Des manifestations totalement pacifiques
Le mouvement indépendantiste, à travers la Cellule de coordination des actions sur le terrain (CCAT) a organisé dans Nouméa la blanche les plus grandes manifestations jamais organisées par les Kanaks dans cette ville. Des manifestations totalement pacifiques. Avec à la main pour les manifestants « le Guide du manifestant » élaboré par… le Syndicat de la magistrature…
Pendant cette période de montée des tensions, Mme Sonia Backes, ex-Secrétaire d’État chargée de la citoyenneté menaçait le Gouvernement a jeté de l’huile sur le feu et menaçait lors d’une manifestation : « on va foutre le bordel » dixit. Sous-entendu si nous n’obtenons pas le dégel du corps électoral.
Pourtant, les deux chambres, Assemblée nationale et Sénat, malgré ces multiples mises en garde ont voté le dégel… Et le soir même, la Calédonie a explosé.
Onze Kanaks tués
Les quartiers populaires, les squats de Nouméa la blanche, la riche, se sont soulevés, des incendies, des pillages, des Kanaks, souvent des jeunes, ont été tués, qui par les forces de l’ordre, qui par les milices. 11 au total. Mais la presse ne dit jamais qu’il s’agit de Kanaks. Deux membres des forces de l’ordre sont décédés, dont l’un par accident avec sa propre arme.
Assignés immédiatement à résidence par l’autorité administrative, les responsables de la CCAT n’ont rien pu faire pour empêcher incendies et pillages. Ils sont aujourd’hui accusés de les avoir incités, provoqués, accompagnés, ce qu’ils contestent avec la plus grande énergie.
Un transfert, le jour même et leur dispersion dans plusieurs prisons de France
Arrêtés, mis en garde à vue pendant 96 heures, menottés la nuit le bras en l’air attaché au mur, elles et ils ont été amenés devant le Juge de la détention et des libertés qui les a mis en détention préventive et a ordonné, à la surprise générale, leur transfert le jour même et leur dispersion dans plusieurs prisons de France. Le transfert s’est déroulé dans des conditions inhumaines et dégradantes : menottés pendant les 30 heures de voyage, y compris pour aller aux toilettes, porte restant ouverte, attachés à leur siège, le reste du temps, interdiction de communiquer entre eux. Fouillés à corps à l’arrivée dans leur prison. « Nous avons vécu un cauchemar » diront les deux « mamans ».
Quelques jours après, j’intervenais avec mes confrères devant la Cour d’appel de Nouméa et nous dénoncions ces conditions inhumaines de transfert. La Cour remettait les « mamans » en liberté avec assignation à résidence sous bracelet électronique. Aujourd’hui nous avons demandé leur remise en liberté sous contrôle judiciaire. Les garçons, des « papas » sont toujours en détention.
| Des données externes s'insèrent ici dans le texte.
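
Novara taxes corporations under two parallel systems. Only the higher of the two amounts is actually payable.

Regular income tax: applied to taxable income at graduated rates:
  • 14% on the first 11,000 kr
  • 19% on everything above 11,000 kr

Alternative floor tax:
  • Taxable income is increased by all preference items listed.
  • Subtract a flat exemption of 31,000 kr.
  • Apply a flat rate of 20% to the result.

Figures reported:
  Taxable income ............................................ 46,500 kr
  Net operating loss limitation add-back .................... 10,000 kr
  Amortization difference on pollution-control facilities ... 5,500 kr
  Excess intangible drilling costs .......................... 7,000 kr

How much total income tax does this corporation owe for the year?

Alternative floor tax:
  Adjusted income: 46,500 kr + 10,000 kr + 5,500 kr + 7,000 kr = 69,000 kr
  Less exemption 31,000 kr → base 38,000 kr
  38,000 kr × 20% = 7,600 kr

Regular income tax:
  11,000 kr × 14% = 1,540 kr
  35,500 kr × 19% = 6,745 kr
  → 8,285 kr

8,285 kr > 7,600 kr, so the regular income tax governs.

8,285 kr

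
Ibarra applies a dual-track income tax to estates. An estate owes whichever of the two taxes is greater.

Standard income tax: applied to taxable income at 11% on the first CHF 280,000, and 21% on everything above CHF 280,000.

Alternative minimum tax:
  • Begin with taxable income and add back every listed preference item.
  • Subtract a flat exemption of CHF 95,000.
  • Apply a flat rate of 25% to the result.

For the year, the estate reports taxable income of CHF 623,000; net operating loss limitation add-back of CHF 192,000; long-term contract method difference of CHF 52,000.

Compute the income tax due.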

Sur place, en Calédonie ou en France, les familles s’organisent pour venir en aide à ces sept prisonniers, les visiter, subvenir à leurs besoins, notamment pour leur permettre de téléphoner depuis leur prison, à leur famille, leurs enfants, au pays. Les communications sont très, très chères. Un soutien financier s’organise. La collecte du culte du dimanche 6 octobre au Lazaret leur a été dédiée. Des familles françaises s’engagent à verser tous les mois une petite somme que l’AISDPK, (Association information et soutien aux droits du peuple kanak) cette association ancienne s’est engagée à collecter et à distribuer les dons.
Première victoire juridique : la semaine dernière la juge d’instruction de Nouméa a décidé de remettre en liberté deux détenus dont Joël Tjibaou (fils de Jean Marie Tjibaou), incarcéré à Nouméa. Le Procureur a immédiatement fait appel, bloquant ainsi cette remise en liberté. Ironie du sort : pendant ce même temps, le propre frère de Joël, Emmanuel Tjibaou, député, était convié par le ministre d’Outre-Mer en visite sur place à des réunions de concertation sur l’avenir du Territoire…
Pour un statut d’État associé.
Un dernier mot. Dans sa résolution N° 1514 de 1960, l’Assemblée générale des Nations Unies a énoncé qu’il fallait en terminer avec le colonialisme et que les « Puissances administrantes » (un mot élégant pour parler de l’État colonial) ne devaient pas utiliser la répression contre un peuple qui cherche à se décoloniser. Depuis 1986 la Nouvelle Calédonie est inscrite par les Nations Unies sur la liste des Pays à décoloniser.
En 1985, après la terrible embuscade de Waan Yaat à Tiendanite, ayant coûté la vie à neuf membres de la tribu de Jean Marie Tjibaou, dont deux de ses frères (voir et revoir le film Waan Yaat Sur une terre de la République française), Edgar Pisani, envoyé par le Président François Mitterrand, a proposé d’instaurer en Nouvelle Calédonie un statut d’État associé. Les « indépendantistes » ont tout de suite accepté, tandis que les « loyalistes » l’ont refusé.
L’histoire bégaye. Combien de morts kanaks faudra-t-il encore pour qu’un tel statut soit mis en œuvre ?
Les protestants impliqués
Depuis longtemps nos Églises protestantes sont impliquées en Nouvelle Calédonie, notamment au côté de L’Église protestante (EENC), indépendantiste. Le Président Jacques Stewart a fait partie de la Mission de dialogue initiée par Michel Rocard après le drame d’Ouvéa en 1988.